Varsovie recule sur sa réforme controversée de la Justice

Jaroslaw Kaczynski annonce la dissolution de la Chambre disciplinaire censée superviser les juges.

Varsovie recule sur sa réforme controversée de la Justice
© ABACAPRESS
AFP

Le président du principal parti de la coalition conservatrice au pouvoir en Pologne, Jaroslaw Kaczynski, a annoncé samedi la prochaine liquidation du volet disciplinaire d'une réforme controversée du système judiciaire, une décision réclamée par l'Union européenne. "Nous supprimerons la Chambre disciplinaire (de la Cour Suprême) dans la forme sous laquelle elle fonctionne actuellement et l'objet du litige (avec l'UE) disparaîtra ainsi", a déclaré le président du Droit et Justice (PiS) dans un entretien à l'agence PAP. Selon lui, les premières propositions de changement seront présentées en septembre.

Bras de fer avec l’UE

La Cour de justice de l’UE (CJUE) a ordonné le 14 juillet à la Pologne de faire cesser immédiatement les activités de la chambre disciplinaire de la Cour suprême, une institution mise en place dans le cadre d’une réforme du système judiciaire. Cette chambre disciplinaire est chargée de superviser les juges, avec le pouvoir de lever leur immunité pour les exposer à des poursuites pénales ou réduire leurs salaires.

La CJUE a dans un second temps jugé, le 15 juillet, que cette chambre n'offrait "pas toutes les garanties d'impartialité et d'indépendance" et n'était "pas à l'abri d'influences directes ou indirectes des pouvoirs législatif et exécutif".

Mais le Tribunal constitutionnel polonais a défié Bruxelles en jugeant que les mesures provisoires décrétées par la CJUE n'étaient "pas conformes" à la Constitution polonaise.

Par la suite, la Commission européenne a donné à Varsovie jusqu’au 16 août pour s’engager à respecter des décisions de la CJUE, menaçant de requérir des sanctions financières. Cette semaine, la présidente de la Cour suprême avait annoncé le gel provisoire des activités de ladite chambre.

Une annonce ambiguë et des tensions politiques internes

"Je ne reconnais pas de tels jugements (de la CJUE), car ils vont définitivement au-delà des traités et étendent la compétence des tribunaux de l'UE", a souligné M. Kaczynski dans son intervention, concédant que "cependant, sans aucun doute l'objet du litige existe". "Cela ne signifie pas que cette Chambre ne fonctionnera sous aucune forme. Personne n'attend cela de nous, mais ce sera un corps complètement différent", a-t-il encore souligné.

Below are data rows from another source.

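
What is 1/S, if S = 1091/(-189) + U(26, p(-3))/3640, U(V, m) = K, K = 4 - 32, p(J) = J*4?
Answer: -24570/142019 ≈ -0.17301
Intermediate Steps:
p(J) = 4*J
K = -28
U(V, m) = -28
S = -142019/24570 (S = 1091/(-189) - 28/3640 = 1091*(-1/189) - 28*1/3640 = -1091/189 - 1/130 = -142019/24570 ≈ -5.7802)
1/S = 1/(-142019/24570) = -24570/142019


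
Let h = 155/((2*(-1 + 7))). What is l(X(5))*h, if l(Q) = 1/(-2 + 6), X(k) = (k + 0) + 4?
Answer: 155/48 ≈ 3.2292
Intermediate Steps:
h = 155/12 (h = 155/((2*6)) = 155/12 ≈ 12.917)
X(k) = 4 + k (X(k) = k + 4 = 4 + k)
l(Q) = ¼ (l(Q) = 1/4 = ¼)
l(X(5))*h = (¼)*(155/12) = 155/48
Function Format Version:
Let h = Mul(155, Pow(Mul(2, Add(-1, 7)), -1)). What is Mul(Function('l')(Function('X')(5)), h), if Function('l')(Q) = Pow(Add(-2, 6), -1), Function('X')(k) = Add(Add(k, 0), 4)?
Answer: Rational(155, 48) ≈ 3.2292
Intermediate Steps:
h = Rational(155, 12) (h = Mul(155, Pow(Mul(2, 6), -1)) = Mul(155, Pow(12, -1)) = Mul(155, Rational(1, 12)) = Rational(155, 12) ≈ 12.917)
Function('X')(k) = Add(4, k) (Function('X')(k) = Add(k, 4) = Add(4, k))
Function('l')(Q) = Rational(1, 4) (Function('l')(Q) = Pow(4, -1) = Rational(1, 4))
Mul(Function('l')(Function('X')(5)), h) = Mul(Rational(1, 4), Rational(155, 12)) = Rational(155, 48)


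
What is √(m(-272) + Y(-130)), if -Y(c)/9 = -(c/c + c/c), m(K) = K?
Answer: I*√254 ≈ 15.937*I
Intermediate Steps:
Y(c) = 18 (Y(c) = -(-9)*(c/c + c/c) = -(-9)*(1 + 1) = -(-9)*2 = -9*(-2) = 18)
√(m(-272) + Y(-130)) = √(-272 + 18) = √(-254) = I*√254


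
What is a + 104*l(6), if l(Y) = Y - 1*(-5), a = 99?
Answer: 1243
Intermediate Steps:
l(Y) = 5 + Y (l(Y) = Y + 5 = 5 + Y)
a + 104*l(6) = 99 + 104*(5 + 6) = 99 + 104*11 = 99 + 1144 = 1243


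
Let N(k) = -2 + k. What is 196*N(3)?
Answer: 196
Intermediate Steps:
196*N(3) = 196*(-2 + 3) = 196*1 = 196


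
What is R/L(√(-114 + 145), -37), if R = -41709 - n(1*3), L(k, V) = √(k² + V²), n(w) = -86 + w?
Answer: -20813*√14/70 ≈ -1112.5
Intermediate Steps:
L(k, V) = √(V² + k²)
R = -41626 (R = -41709 - (-86 + 1*3) = -41709 - (-86 + 3) = -41709 - 1*(-83) = -41709 + 83 = -41626)
R/L(√(-114 + 145), -37) = -41626/√((-37)² + (√(-114 + 145))²) = -41626/√(1369 + (√31)²) = -41626/√(1369 + 31) = -41626*√14/140 = -20813*√14/70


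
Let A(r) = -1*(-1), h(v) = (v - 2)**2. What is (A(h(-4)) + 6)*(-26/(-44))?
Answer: 91/22 ≈ 4.1364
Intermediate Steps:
h(v) = (-2 + v)**2
A(r) = 1
(A(h(-4)) + 6)*(-26/(-44)) = (1 + 6)*(-26/(-44)) = 7*(-26*(-1/44)) = 7*(13/22) = 91/22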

La décision de liquider la Chambre disciplinaire peut cependant se heurter au réfus de Zbigniew Ziobro, ministre de la Justice et président d'un petit parti de la coalition qui est le principal auteur de la réforme de justice. Vendredi, ce dernier a en effet déclaré refuser "catégoriquement de céder aux chantages illicites" de l'UE. Son refus pourrait provoquer de nouvelles tensions au sein de la coalition au pouvoir, déjà fragilisée par un conflit avec le troisième coalisé sur les propositions de réformes économiques et fiscales à venir.

Varsovie et Bruxelles sont à couteaux tirés depuis des années au sujet des réformes adoptées par le gouvernement nationaliste conservateur du parti polonais Droit et Justice (PiS).